Non è comune a tutti saper gioire per i successi altrui, è un’eccezione. Ma Kobe, oltre ad essere un campione è sempre stato un grande uomo. La sua mentalità l’ha portato ad essere uno dei migliori: «La mentalità non riguarda un risultato da prefiggersi, quanto piuttosto il processo che conduce a quel risultato. È uno stile di vita. Penso che sia importante adottare questo metodo in ogni impresa». Mamba Mentality è il libro che ha scritto, in cui condivide con i lettori la sua idea: provare costantemente ad essere una versione migliore di se stessi. Il suo modo di essere, la sua energia, la sua umiltà sono fonti d’ispirazione per chiunque avesse a che fare con lui. Amato e rispettato da tutti, rivali compresi.
Lorenzo mi racconta di quest’uomo leggendario, dei successi sportivi, ma anche dell’Oscar vinto con un cortometraggio: una lettera d’addio alla pallacanestro, in cui ammette che il suo cuore e la sua mente possono continuare a reggere il peso del gioco, ma che il suo corpo sa che è giunto il momento di salutarsi. Lo sport è importante e chi lo pratica trova nella fatica fisica un amico, negli allenamenti una fonte di sfogo, nel team che lo circonda una seconda famiglia.

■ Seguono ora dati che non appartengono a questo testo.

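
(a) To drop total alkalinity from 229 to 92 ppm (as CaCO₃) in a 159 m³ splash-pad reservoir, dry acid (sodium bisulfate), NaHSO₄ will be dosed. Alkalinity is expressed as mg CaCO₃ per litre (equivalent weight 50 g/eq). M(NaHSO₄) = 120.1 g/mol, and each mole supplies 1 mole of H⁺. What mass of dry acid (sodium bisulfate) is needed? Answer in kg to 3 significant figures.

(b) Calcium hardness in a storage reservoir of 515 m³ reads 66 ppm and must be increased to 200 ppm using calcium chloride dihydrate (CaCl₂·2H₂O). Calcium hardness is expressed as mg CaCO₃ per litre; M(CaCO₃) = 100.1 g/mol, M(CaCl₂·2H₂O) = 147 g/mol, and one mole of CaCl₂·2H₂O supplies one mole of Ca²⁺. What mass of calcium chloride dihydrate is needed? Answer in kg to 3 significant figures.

(a) 52.3 kg; (b) 101 kg

(a) Volume: 159 m³ = 159,000 L.
(a) Alkalinity to neutralize: (229 − 92) = 137 mg/L as CaCO₃ × 159,000 L = 21,780 g as CaCO₃.
(a) Equivalents of H⁺ required: 21,780 ÷ 50 g/eq = 435.7 eq = 435.7 mol NaHSO₄.
(a) Mass of NaHSO₄: 435.7 × 120.1 = 52,320 g.

(b) Volume: 515 m³ = 515,000 L.
(b) Hardness to add: (200 − 66) = 134 mg/L as CaCO₃ × 515,000 L = 69,010 g as CaCO₃.
(b) Moles of Ca²⁺ (1 mol Ca²⁺ ≡ 1 mol CaCO₃): 69,010 / 100.1 g/mol = 689.4 mol.
(b) Mass of CaCl₂·2H₂O: 689.4 × 147 = 101,300 g.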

Kobe dice, rivolgendosi all’amato basket: «Volevo che tu lo sapessi, così che potremo assaporare meglio ogni momento che ci rimarrà da gustare assieme. Le cose belle e quelle meno belle. Ci siamo dati l’un l’altro tutto quello che avevamo». Per chiunque è difficile separarsi da un amico, un partner, una persona a cui abbiamo voluto bene. Non posso neanche immaginare cosa significhi dover dire addio ad un amico fedele come può essere uno sport praticato a tali livelli, compiendo sacrifici per una vita intera. Mi ha colpito scoprire che Kobe, personificazione dell’American dream, manteneva un profondo legame con l’Italia, dove ha vissuto da bambino. Innamorato di Reggio Calabria e Reggio Emilia, vi tornava spesso con famiglia e amici, parlava italiano e aveva chiamato le sue figlie con nomi italiani. Confessava di aver imparato la tattica di gioco in Italia.
Dopo poche ore da questa conversazione Kobe Bryant e sua figlia Gianna hanno avuto un incidente in elicottero e sono deceduti. Avevamo appena parlato di lui, visto il suo cortometraggio, le sue foto con le figlie, i video su YouTube. E poi, in un attimo, quella persona non c’era più. Lorenzo è rimasto in silenzio, scioccato. Il mondo intero si è commosso. Marco Belinelli ha dichiarato: «Non pensi mai che una cosa così possa accadere al tuo idolo. Pensi che sia immortale». Per i fans è stato come perdere un fratello, un amico con ideali sani, che condivideva valori genuini e trasmetteva amore e passione, verso lo sport, la famiglia e la vita.
«Life is short. Don’t miss opportunities to spend time with the people you love», ha detto Kobe Bryant in un’intervista. Esiste cosa più vera? In qualsiasi momento tutto potrebbe finire, la nostra realtà è precaria. Ed è questo il messaggio che vorrei condividere. Passiamo il tempo a preoccuparci di cose futili, ce la prendiamo con le persone senza provare a capirle, pensiamo tanto a noi stessi e ci dedichiamo poco agli altri. Episodi come questi bloccano tutto per un attimo e ci sbattono in faccia la cruda realtà.
Dovremmo cercare di vivere ogni giorno come se fosse l’ultimo, trovare un equilibrio che ci appartenga, circondarci di affetti a cui teniamo e che vogliano il meglio per noi. Dopo tutte queste riflessioni, non credo certo che diventerò un’appassionata di NBA, ma vorrei mettere in atto il consiglio prezioso del cestista.
Voglio emozionarmi in ogni momento e imparare a trovare la bellezza di ciò che mi circonda con l’energia e la passione di chi vuole vivere giorno per giorno fino in fondo.